This is a very good question, and the answer could fill hundreds of pages - and, in fact, the answer already DOES fill hundreds of pages.
The short answer is that the figures you are citing do not agree with apparent reality because the commonly quoted figures are wrong :-). Read on ...
Much is available on the internet on this subject and the quality is, as ever, widely variable. There is also a lot of parroting of "facts" between sites and figures like those in Wikipedia seem common enough BUT there are some very reasoned arguments which seem to suggest that the Wikipedia figure is extremely wrong and underestimates the figure very substantially.
It's important to note that the eye acts as a contrast detector rather than an absolute level detector (such as a digital camera sensor uses) so comparisons need care.
With irising, chemical adaptation and every other trick it can pull it seems that the absolute dynamic range of the whole eye system is well over 20 stops. As each stop is a factor of 2, that's 2^20 or about "well over 1,000,000:1". At the top end, the sun is too bright!!!. At the bottom end the dark adapted eye can detect a single photon. A D3S (better performance than a D4) may have trouble with that. (Note that that is not EVERY photon - when you get down to the few photons per second level a lot of them will hit non-sensor areas and not be detected. But when one DOES strike a sensitive retina area it will produce a signal that can be recorded.)
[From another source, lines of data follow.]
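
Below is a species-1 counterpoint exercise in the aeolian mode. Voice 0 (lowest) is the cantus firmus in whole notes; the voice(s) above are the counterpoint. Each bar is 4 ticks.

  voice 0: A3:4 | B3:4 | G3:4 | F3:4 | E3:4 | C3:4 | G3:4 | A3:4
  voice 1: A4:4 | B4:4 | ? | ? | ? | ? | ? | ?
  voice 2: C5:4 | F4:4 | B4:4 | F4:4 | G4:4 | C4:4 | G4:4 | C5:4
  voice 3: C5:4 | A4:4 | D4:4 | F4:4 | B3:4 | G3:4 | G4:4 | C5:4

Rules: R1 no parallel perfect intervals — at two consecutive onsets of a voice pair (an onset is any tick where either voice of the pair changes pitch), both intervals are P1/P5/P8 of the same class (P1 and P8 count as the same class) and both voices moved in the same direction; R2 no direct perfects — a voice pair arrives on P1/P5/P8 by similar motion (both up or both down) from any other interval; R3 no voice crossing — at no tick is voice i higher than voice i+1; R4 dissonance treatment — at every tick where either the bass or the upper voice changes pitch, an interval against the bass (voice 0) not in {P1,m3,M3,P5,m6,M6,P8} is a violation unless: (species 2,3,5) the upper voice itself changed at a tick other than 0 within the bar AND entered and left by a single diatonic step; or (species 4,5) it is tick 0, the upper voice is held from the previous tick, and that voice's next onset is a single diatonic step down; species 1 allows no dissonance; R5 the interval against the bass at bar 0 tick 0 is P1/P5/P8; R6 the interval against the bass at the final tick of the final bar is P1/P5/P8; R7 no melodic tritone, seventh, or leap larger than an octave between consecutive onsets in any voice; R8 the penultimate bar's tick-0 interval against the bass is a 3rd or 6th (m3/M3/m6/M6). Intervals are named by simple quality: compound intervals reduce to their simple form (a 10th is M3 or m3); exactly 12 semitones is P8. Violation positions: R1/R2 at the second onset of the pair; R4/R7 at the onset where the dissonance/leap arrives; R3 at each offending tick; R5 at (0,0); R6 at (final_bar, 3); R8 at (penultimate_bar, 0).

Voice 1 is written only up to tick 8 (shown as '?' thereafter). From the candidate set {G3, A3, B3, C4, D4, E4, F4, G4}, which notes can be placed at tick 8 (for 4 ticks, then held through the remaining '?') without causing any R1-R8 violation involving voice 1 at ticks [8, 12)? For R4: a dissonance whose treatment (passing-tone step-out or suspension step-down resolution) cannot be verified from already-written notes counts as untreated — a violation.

G3: violates R1,R2,R7
A3: violates R4,R7
B3: legal
C4: violates R4,R7
D4: violates R2
E4: legal
F4: violates R4,R7
G4: violates R1

{B3, E4}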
But, I digress :-). An extremely good (it seems) page that discusses eye dynamic range and more is
Paragraph headings are worth noting:
Notes on the Resolution of the Human Eye
Visual Acuity and Resolving Detail on Prints
How many megapixels equivalent does the eye have?
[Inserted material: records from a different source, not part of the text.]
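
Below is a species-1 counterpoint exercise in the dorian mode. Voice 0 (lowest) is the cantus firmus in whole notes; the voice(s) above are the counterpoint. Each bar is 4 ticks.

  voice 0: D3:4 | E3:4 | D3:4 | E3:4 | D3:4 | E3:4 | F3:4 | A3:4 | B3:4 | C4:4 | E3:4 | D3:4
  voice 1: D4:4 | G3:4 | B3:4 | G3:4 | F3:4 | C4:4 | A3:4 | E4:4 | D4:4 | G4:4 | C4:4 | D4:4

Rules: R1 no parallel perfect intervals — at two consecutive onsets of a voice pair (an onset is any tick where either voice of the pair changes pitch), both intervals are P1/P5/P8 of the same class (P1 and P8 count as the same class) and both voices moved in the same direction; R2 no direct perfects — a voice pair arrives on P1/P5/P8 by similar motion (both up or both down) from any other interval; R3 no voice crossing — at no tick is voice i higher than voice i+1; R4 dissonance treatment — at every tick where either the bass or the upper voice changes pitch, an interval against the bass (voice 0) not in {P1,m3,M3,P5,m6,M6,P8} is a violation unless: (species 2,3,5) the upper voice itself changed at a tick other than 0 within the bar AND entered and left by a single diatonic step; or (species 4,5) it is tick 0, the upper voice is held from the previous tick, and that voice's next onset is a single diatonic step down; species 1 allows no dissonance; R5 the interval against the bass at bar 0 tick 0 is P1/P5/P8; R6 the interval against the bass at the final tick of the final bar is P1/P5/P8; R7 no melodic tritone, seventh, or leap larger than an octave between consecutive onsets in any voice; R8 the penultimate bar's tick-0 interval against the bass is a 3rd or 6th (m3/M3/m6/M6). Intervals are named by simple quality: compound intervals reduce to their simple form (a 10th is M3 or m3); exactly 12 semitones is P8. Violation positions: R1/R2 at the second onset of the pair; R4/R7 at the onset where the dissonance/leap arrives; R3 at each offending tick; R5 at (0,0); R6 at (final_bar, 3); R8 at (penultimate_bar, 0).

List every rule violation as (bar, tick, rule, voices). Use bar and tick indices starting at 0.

bar 0: v0=D3 v1=D4 downbeat P8
bar 1: v0=E3 v1=G3 downbeat m3
bar 2: v0=D3 v1=B3 downbeat M6
bar 3: v0=E3 v1=G3 downbeat m3
bar 4: v0=D3 v1=F3 downbeat m3
bar 5: v0=E3 v1=C4 downbeat m6
bar 6: v0=F3 v1=A3 downbeat M3
bar 7: v0=A3 v1=E4 downbeat P5
bar 8: v0=B3 v1=D4 downbeat m3
bar 9: v0=C4 v1=G4 downbeat P5
bar 10: v0=E3 v1=C4 downbeat m6
bar 11: v0=D3 v1=D4 downbeat P8
  -> R2 @ bar 7 tick 0 v(0, 1): F3/A3 M3 -> A3/E4 P5 similar
  -> R2 @ bar 9 tick 0 v(0, 1): B3/D4 m3 -> C4/G4 P5 similar

(7, 0, R2, (0, 1))
(9, 0, R2, (0, 1))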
The Sensitivity of the Human Eye (ISO Equivalent)
The Dynamic Range of the Eye
The Focal Length of the Eye
The writer argues that the dynamic range of the eye without changing sensitivity by adaptation or irising is about 1,000,000:1 in low light conditions. That is, as great as the "well over" lower limit mentioned above. Then he justifies this claim as copied below. This sounds fairly convincing at first glance. There may be flaws in the argument, but it seems OK, and this does not mean that it applies in all light levels.
Here is a simple experiment you can do. Go out with a star chart on a clear night with a full moon. Wait a few minutes for your eyes to adjust. Now find the faintest stars you can detect when the you can see the full moon in your field of view. Try and limit the moon and stars to within about 45 degrees of straight up (the zenith).
If you have clear skies away from city lights, you will probably be able to see magnitude 3 stars.
The full moon has a stellar magnitude of -12.5.
If you can see magnitude 2.5 stars, the magnitude range you are seeing is 15.
Every 5 magnitudes is a factor of 100, so 15 is 100 * 100 * 100 = 1,000,000.
Thus, the dynamic range in this relatively low light condition is about 1 million to one, perhaps higher!
But, here's a suggestion from me for an experiment at normal daylight light levels.
Find a scene that has a good mixture of dark areas and very bright areas - ideally with some dark areas as isolated islands near islands of brightness. An example may be sunlight shining through trees into a heavily shaded area - a few cavelets or deeply shaded areas will help.
Allow your eyes to adapt to the general lighting level - do not stare at the bright spots near where the sun is shining through and do not focus on any especially dark areas.
Note how well you can see detail in the darkest of dark areas - at what level of darkness does is fade to black.
Try the same with bright areas - as you look toward the sun there will be a place where details washes out and you cannot reasonably see more.
Cast your eyes to and fro across the scene between dark and light to try to stop your adaptation mechanism changing f-stop on you.
Now, take photos of the scene. Expose "correctly" and then so the darkest areas that you could see can be seen in the photo and then so that the brightest highlights you could distinguish are not washed out.
If you have the equipment, take an HDR photo with maximum f-stop variation between photos. (My Sony A77 allows 5ev steps.)
My experience is that my eye can always see a wider brightness range than my camera (Minolta 7Hi, A200, 5D, 7D, A700, A77, other)
On maximum HDR image (10 ev range between centers) my eye can see as well as or better than the camera.
The area where this does not APPEAR to be so is in extremely low light when I may need to allow the eye to integrate (which it does for up to about 4 seconds!) whereas I can look at a low light photo and see the image immediately. The fact that I may have needed a 10 second exposure is then irrelevant for viewing.